Classification analogies are based on whether examples are members of the same group or category. “Part to whole” are examples of this type of analogy. A ring: jewelry :: finger: hand analogy means that a ring is a type of jewelry just as a finger is a part of a hand.
Association analogies point out cause-and-effect, functional and sequential order relationships. A fire: smoke analogy shows the relationship that a fire is the cause of smoke. A functional analogy could be keyboard: type demonstrating that a keyboard is used for typing. Sequential order would be demonstrated by first: second :: fourth: fifth.
Mathematical analogies test similarities of equality or proportions of numbers. Examples of mathematical analogies could include .75: ¾, meaning they are equal figures. Or if a=5 and b= 6, then a+b: 12 :: 4: 5, meaning they represent unequal values.
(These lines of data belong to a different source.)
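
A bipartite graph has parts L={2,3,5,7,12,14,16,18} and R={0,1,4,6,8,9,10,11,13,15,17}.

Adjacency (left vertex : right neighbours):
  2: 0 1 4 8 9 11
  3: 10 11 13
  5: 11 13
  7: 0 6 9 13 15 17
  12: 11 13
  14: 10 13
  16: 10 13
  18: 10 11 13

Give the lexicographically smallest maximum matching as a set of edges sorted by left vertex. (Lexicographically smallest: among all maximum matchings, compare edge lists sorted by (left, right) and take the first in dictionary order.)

Lex-smallest maximum matching: {(2,0), (3,10), (5,11), (7,6), (12,13)}

|M| = 5 (so the lex-smallest maximum matching has 5 edges)
process left vertices in ascending order; for each, take the smallest-labelled available neighbour that still permits 5 edges overall, or leave it unmatched if none does
lex-smallest matching: {2-0, 3-10, 5-11, 7-6, 12-13}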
Non-semantic logical analogies are those that compare letter patterns and phonetics. For instance, gum: dumb :: tap: lap shows that gum rhymes with dumb just as tap rhymes with lap. A letter pattern analogy might show that the compared words have similar letters in them, such as the ato in anatomy: atoll.
There are many applications for analogies. Analogies can be used between places and location such as Detroit: Michigan, showing that Detroit is a city in Michigan. An action to object analogy might be write: pen where writing is accomplished with a pen. Or an analogy emphasizing characteristics might be ruby: red, with ruby being a type of red color. Analogies are often used in law to resolve issues where there is no previous ruling and similar cases are considered to be analogous to a case. Analogies are also commonly used in evolutionary biology to compare functions and appendages of different animals. The most recognizable usages of analogies is in proverbs such as “turned up like the proverbial bad penny” and idioms, such as “to have a chip on one’s shoulder.”